20 Comments Leave a comment or review

  1. Hannelore Mallard says

    Jessica, got your book at Amazon and loved it. although I am 74 years old it has taught me a LOT. Thank you

    • Jessica Gavin says

      Thank you so much for your support Hannelore! Thrilled to hear that you are learning a lot about cooking from the book.

      • Wendy Vandenberg says

        Hi Jessica,

        I recently made you shrimp scampi recipe for a family dinner, and everyone loved it. It was such a fresh tasting recipe with the lemon and Roma tomatoes. Also, for as long as I have been cooking, I never knew that you could thicken the sauce with cold butter. It really worked. Thanks so much for this recipe and for all of your tips.

  2. Kelly Craft says

    Jessica,
    Your recipe was delicious! My entire family enjoyed it! Loved the lemon flavor of the sauce along with the tomatoes. Will cook again!! Thank you!

  3. Vincent says

    Thank you so much for the information on various heat levels during the cooking process. This information is so useful, but lacking in other recipes. Your precision is very much appreciated.

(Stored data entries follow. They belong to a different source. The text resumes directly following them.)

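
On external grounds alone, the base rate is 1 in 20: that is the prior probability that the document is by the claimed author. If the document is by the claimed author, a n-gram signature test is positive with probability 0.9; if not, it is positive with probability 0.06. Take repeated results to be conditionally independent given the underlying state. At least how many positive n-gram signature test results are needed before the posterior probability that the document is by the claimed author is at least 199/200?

4

Prior odds = 0.05/0.95 = 1/19.
Likelihood ratio of a positive = 0.9/0.06 = 15.
Target odds: 0.995 ÷ 0.005 = 199.
Require 15ⁿ ≥ 199 ÷ (1/19) = 3781.
15³ = 3375 falls short of 3781 but 15⁴ = 50625 reaches it, so n = 4.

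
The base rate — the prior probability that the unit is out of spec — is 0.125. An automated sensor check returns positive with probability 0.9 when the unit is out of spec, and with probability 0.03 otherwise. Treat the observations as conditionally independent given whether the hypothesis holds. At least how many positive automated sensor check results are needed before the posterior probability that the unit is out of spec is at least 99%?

2

Prior odds: 0.125 ÷ 0.875 = 1/7.
Likelihood ratio of a positive result = 0.9/0.03 = 30.
Target posterior odds = 0.99/0.01 = 99.
Need (1/7) × 30ⁿ ≥ 99, i.e. 30ⁿ ≥ 693.
30¹ = 30 falls short of 693 but 30² = 900 reaches it, so n = 2.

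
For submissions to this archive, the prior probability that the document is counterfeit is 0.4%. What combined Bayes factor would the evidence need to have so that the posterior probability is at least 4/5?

996

Prior odds = 0.004/0.996 = 1/249.
Target odds = 0.8/0.2 = 4.
Required Bayes factor = 4 ÷ (1/249) = 996.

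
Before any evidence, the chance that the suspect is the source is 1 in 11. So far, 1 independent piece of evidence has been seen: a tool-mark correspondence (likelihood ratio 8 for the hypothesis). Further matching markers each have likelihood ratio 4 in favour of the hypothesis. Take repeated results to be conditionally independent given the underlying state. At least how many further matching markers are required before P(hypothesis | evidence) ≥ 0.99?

Prior odds = (1/11)/(10/11) = 0.1.
Bayes factor of the evidence already in hand = 8.
Odds after that evidence = 0.1 × 8 = 0.8.
Target odds = 0.99/0.01 = 99.
Need 4ⁿ ≥ 99 ÷ 0.8 = 123.75.
4³ = 64 falls short of 123.75 but 4⁴ = 256 reaches it, so n = 4.

4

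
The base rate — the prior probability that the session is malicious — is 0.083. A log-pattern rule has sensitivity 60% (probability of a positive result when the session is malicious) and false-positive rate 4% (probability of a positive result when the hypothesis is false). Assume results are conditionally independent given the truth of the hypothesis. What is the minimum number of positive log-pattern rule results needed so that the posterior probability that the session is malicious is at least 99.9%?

Prior odds: 0.083 ÷ 0.917 = 83/917.
Likelihood ratio of a positive result = 0.6/0.04 = 15.
Target odds: 0.999 ÷ 0.001 = 999.
Require 15ⁿ ≥ 999 ÷ (83/917) = 916083/83.
15³ = 3375 falls short of 916083/83 but 15⁴ = 50625 reaches it, so n = 4.

4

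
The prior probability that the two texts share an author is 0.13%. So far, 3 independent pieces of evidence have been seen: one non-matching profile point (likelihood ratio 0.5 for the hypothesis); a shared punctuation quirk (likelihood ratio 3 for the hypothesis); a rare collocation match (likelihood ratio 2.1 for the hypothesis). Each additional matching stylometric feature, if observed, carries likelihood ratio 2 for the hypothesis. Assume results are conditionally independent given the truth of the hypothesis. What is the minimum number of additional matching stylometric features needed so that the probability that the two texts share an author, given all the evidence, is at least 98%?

Prior odds = 0.0013/0.9987 = 13/9987.
Combined Bayes factor of the evidence already in hand = 0.5 × 3 × 2.1 = 3.15.
Odds after that evidence = (13/9987) × 3.15 = 273/66580.
Target odds = 0.98/0.02 = 49.
Need 2ⁿ ≥ 49 ÷ (273/66580) = 466060/39.
2¹³ = 8192 falls short of 466060/39 but 2¹⁴ = 16384 reaches it, so n = 14.

14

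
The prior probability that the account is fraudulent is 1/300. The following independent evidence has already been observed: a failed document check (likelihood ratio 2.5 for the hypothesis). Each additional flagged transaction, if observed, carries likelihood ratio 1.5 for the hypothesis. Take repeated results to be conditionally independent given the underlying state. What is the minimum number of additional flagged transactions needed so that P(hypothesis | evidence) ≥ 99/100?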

I’m trying shrimp scampi for the first time tomorrow evening, and I just KNOW it will be a success thanks to your recipe.

  4. Karen says

    Made this for a few picky people and everyone loved it. The lemon zest was great and adding the tomatoes add the end was perfect also.

  5. Sherrie says

    Made this for tonight’s dinner. What a great dish, everyone loved it. Your recipes never disappoint and come through for me every time! Thank you so much!

  6. Donald Hanle says

    Jessica,

    I made your shrimp scampi for my wife and me last night for dinner and it was quick, easy and FANTASTIC! I used a wok instead of a skillet, which worked perfectly for sauteing the garlic, shallots and the 2 cups of fresh baby spinach I added to plus up the veggies. (I also doubled the garlic — as I always do).

    I selected a chardonnay for the wine, but was wondering how a pinot grigio would do and plan to try this the next time I make it.

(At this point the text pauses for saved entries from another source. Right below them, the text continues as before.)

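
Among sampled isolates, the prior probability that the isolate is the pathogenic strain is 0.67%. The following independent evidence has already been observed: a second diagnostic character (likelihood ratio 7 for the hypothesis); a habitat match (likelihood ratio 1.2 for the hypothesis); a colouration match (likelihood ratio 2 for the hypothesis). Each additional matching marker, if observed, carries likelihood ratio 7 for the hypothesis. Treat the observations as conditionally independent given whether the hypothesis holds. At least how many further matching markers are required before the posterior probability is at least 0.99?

Prior odds = 0.0067/0.9933 = 67/9933.
Combined Bayes factor of the evidence already in hand = 7 × 1.2 × 2 = 16.8.
Odds after that evidence = (67/9933) × 16.8 = 268/2365.
Target odds = 0.99/0.01 = 99.
Need 7ⁿ ≥ 99 ÷ (268/2365) = 234135/268.
7³ = 343 falls short of 234135/268 but 7⁴ = 2401 reaches it, so n = 4.

4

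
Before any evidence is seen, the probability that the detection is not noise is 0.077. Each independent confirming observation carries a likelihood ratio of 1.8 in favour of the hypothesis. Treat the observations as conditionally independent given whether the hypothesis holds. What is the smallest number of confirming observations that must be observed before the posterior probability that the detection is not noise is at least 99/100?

13

Prior odds: 0.077 ÷ 0.923 = 77/923.
Likelihood ratio per confirming observation = 1.8.
Target odds: 0.99 ÷ 0.01 = 99.
Require 1.8ⁿ ≥ 99 ÷ (77/923) = 8307/7.
1.8¹² ≈1156.83 falls short of 8307/7 but 1.8¹³ ≈2082.3 reaches it, so n = 13.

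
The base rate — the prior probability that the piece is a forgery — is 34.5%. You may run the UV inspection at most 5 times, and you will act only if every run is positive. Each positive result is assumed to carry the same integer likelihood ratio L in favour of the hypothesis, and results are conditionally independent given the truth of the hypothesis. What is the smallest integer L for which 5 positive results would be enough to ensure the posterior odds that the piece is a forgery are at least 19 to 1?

Prior odds = 0.345/0.655 = 69/131.
Target odds = 19.
Need L⁵ ≥ 19 ÷ (69/131) = 2489/69.
2⁵ = 32 < 2489/69 ≤ 243 = 3⁵, so L = 3.

3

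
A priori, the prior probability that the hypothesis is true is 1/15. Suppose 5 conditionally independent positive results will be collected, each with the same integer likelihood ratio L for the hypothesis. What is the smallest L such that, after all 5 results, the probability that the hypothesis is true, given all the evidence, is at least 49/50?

4

Prior odds = (1/15)/(14/15) = 1/14.
Target odds = 0.98/0.02 = 49.
Need L⁵ ≥ 49 ÷ (1/14) = 686.
3⁵ = 243 < 686 ≤ 1024 = 4⁵, so L = 4.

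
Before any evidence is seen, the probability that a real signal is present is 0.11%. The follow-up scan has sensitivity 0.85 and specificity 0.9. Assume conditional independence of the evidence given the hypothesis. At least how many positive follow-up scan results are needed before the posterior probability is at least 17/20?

4

Prior odds: 0.0011 ÷ 0.9989 = 11/9989.
False-positive rate = 1 − 0.9 = 0.1; likelihood ratio of a positive = 0.85/0.1 = 8.5.
Target posterior odds = 0.85/0.15 = 17/3.
Need (11/9989) × 8.5ⁿ ≥ 17/3, i.e. 8.5ⁿ ≥ 169813/33.
8.5³ = 614.125 falls short of 169813/33 but 8.5⁴ = 5220.0625 reaches it, so n = 4.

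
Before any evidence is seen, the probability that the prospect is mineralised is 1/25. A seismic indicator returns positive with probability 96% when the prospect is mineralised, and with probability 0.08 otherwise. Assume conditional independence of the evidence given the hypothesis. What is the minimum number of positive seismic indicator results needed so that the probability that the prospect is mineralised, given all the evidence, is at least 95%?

Prior odds: 0.04 ÷ 0.96 = 1/24.
Likelihood ratio of a positive result = 0.96/0.08 = 12.
Target posterior odds = 0.95/0.05 = 19.
Need (1/24) × 12ⁿ ≥ 19, i.e. 12ⁿ ≥ 456.
12² = 144 falls short of 456 but 12³ = 1728 reaches it, so n = 3.

3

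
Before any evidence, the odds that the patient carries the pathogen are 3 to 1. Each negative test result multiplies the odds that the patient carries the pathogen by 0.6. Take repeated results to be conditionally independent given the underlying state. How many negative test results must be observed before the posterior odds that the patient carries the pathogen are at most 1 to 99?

12

Prior odds = 3.
Likelihood ratio per negative test result = 0.6.
Target odds = 1/99.
Need 3 × 0.6ⁿ ≤ 1/99, i.e. 0.6ⁿ ≤ 1/297.
0.6¹¹ = 177147/48828125 is still above 1/297 but 0.6¹² = 531441/244140625 is at or below it, so n = 12.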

    Bottom line, we loved the dish and will definitely be making it again. Thank you from one of your biggest fans for such a great recipe!

    • Jessica Gavin says

      Great job Donald! I love that you used a wok to make the shrimp scampi. I’m always a fan of adding in more veggies! I think pinot grigio would nice, a little more acidic and not as buttery from the malolactic fermentation that chardonnay goes through. Let me know how it tastes. Happy cooking!

  7. Jennifer says

    Hello Jessica, I am very happy to have found your site. I have a question about olive oil. I have read many places that it is very heat-sensitive and becomes carcinogenic at a high heat, so I never cook with it. Is it safe to use?

    • Jessica Gavin says

      It is safe to use olive oil, however, depending on how you cook with it helps with the selection to prevent the breakdown of the fatty acids. For example, I will use a light olive oil for sauteeing or pan-frying. I use extra virgin for salad dressing, or a quick saute, but not high heat. It comes down to the smoke point of the oil and choosing one that is high based on cooking method.

  8. Bonnie says

    Made this last night with pasta. It was so good and easy to prepare.
    Used Sauvignon wine and used regular tomatoes.

  9. Michele Hyson says

    This is my family’s most favorite meal! Thank you so much for all the work you did! I also love your cook book! Congrats on it! It’s lovely!